Intel® C++ Compiler Classic Developer Guide and Reference

ID 767249
Date 7/13/2023
Public
Document Table of Contents

Packed Arithmetic Intrinsics (MMX™ technology)

This topic summarizes the MMX™ technology packed arithmetic intrinsics.
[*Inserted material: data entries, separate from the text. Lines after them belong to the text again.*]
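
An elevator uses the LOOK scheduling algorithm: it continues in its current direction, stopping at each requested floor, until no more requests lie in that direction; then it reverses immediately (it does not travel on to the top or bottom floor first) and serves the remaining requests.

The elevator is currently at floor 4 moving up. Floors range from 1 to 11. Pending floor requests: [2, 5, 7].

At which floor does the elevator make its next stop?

Current floor: 4, direction: up
Requests above: [5, 7]
Requests below: [2]
Moving up and requests lie above → nearest above is min([5, 7]) = 5

Answer: 5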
To use these intrinsics, include the immintrin.h file as follows:

#include <immintrin.h>

Intrinsic Name

Operation

Corresponding
MMX™ Instruction

_mm_add_pi8

Addition

PADDB

_mm_add_pi16

Addition

PADDW

_mm_add_pi32

Addition

PADDD

_mm_adds_pi8

Addition

PADDSB

_mm_adds_pi16

Addition

PADDSW

_mm_adds_pu8

Addition

PADDUSB

_mm_adds_pu16

Addition

PADDUSW

_mm_sub_pi8

Subtraction

PSUBB

_mm_sub_pi16

Subtraction

PSUBW

_mm_sub_pi32

Subtraction

PSUBD

_mm_subs_pi8

Subtraction

PSUBSB

_mm_subs_pi16

Subtraction

PSUBSW

_mm_subs_pu8

Subtraction

PSUBUSB

_mm_subs_pu16

Subtraction

PSUBUSW

_mm_madd_pi16

Multiply and add

PMADDWD

_mm_mulhi_pi16

Multiplication

PMULHW

_mm_mullo_pi16

Multiplication

PMULLW

_mm_add_pi8

__m64 _mm_add_pi8(__m64 m1, __m64 m2);

Add the eight 8-bit values in m1 to the eight 8-bit values in m2.

_mm_add_pi16

__m64 _mm_add_pi16(__m64 m1, __m64 m2);

Add the four 16-bit values in m1 to the four 16-bit values in m2.

_mm_add_pi32

__m64 _mm_add_pi32(__m64 m1, __m64 m2);

Add the two 32-bit values in m1 to the two 32-bit values in m2.

_mm_adds_pi8

__m64 _mm_adds_pi8(__m64 m1, __m64 m2);

Add the eight signed 8-bit values in m1 to the eight signed 8-bit values in m2 using saturating arithmetic.

_mm_adds_pi16

__m64 _mm_adds_pi16(__m64 m1, __m64 m2);

Add the four signed 16-bit values in m1 to the four signed 16-bit values in m2 using saturating arithmetic.

_mm_adds_pu8

__m64 _mm_adds_pu8(__m64 m1, __m64 m2);

Add the eight unsigned 8-bit values in m1 to the eight unsigned 8-bit values in m2 and using saturating arithmetic.

_mm_adds_pu16

__m64 _mm_adds_pu16(__m64 m1, __m64 m2);

Add the four unsigned 16-bit values in m1 to the four unsigned 16-bit values in m2 using saturating arithmetic.

_mm_sub_pi8

__m64 _mm_sub_pi8(__m64 m1, __m64 m2);

Subtract the eight 8-bit values in m2 from the eight 8-bit values in m1.

_mm_sub_pi16

__m64 _mm_sub_pi16(__m64 m1, __m64 m2);

Subtract the four 16-bit values in m2 from the four 16-bit values in m1.

_mm_sub_pi32

__m64 _mm_sub_pi32(__m64 m1, __m64 m2);

Subtract the two 32-bit values in m2 from the two 32-bit values in m1.

_mm_subs_pi8

__m64 _mm_subs_pi8(__m64 m1, __m64 m2);

Subtract the eight signed 8-bit values in m2 from the eight signed 8-bit values in m1 using saturating arithmetic.

_mm_subs_pi16

__m64 _mm_subs_pi16(__m64 m1, __m64 m2);

Subtract the four signed 16-bit values in m2 from the four signed 16-bit values in m1 using saturating arithmetic.

_mm_subs_pu8

__m64 _mm_subs_pu8(__m64 m1, __m64 m2);

Subtract the eight unsigned 8-bit values in m2 from the eight unsigned 8-bit values in m1 using saturating arithmetic.

_mm_subs_pu16

__m64 _mm_subs_pu16(__m64 m1, __m64 m2);

Subtract the four unsigned 16-bit values in m2 from the four unsigned 16-bit values in m1 using saturating arithmetic.

_mm_madd_pi16

__m64 _mm_madd_pi16(__m64 m1, __m64 m2);

Multiply four 16-bit values in m1 by four 16-bit values in m2 producing four 32-bit intermediate results, which are then summed by pairs to produce two 32-bit results.

_mm_mulhi_pi16

__m64 _mm_mulhi_pi16(__m64 m1, __m64 m2);

Multiply four signed 16-bit values in m1 by four signed 16-bit values in m2 and produce the high 16 bits of the four results.

_mm_mullo_pi16

__m64 _mm_mullo_pi16(__m64 m1, __m64 m2);

Multiply four 16-bit values in m1 by four 16-bit values in m2 and produce the low 16 bits of the four results.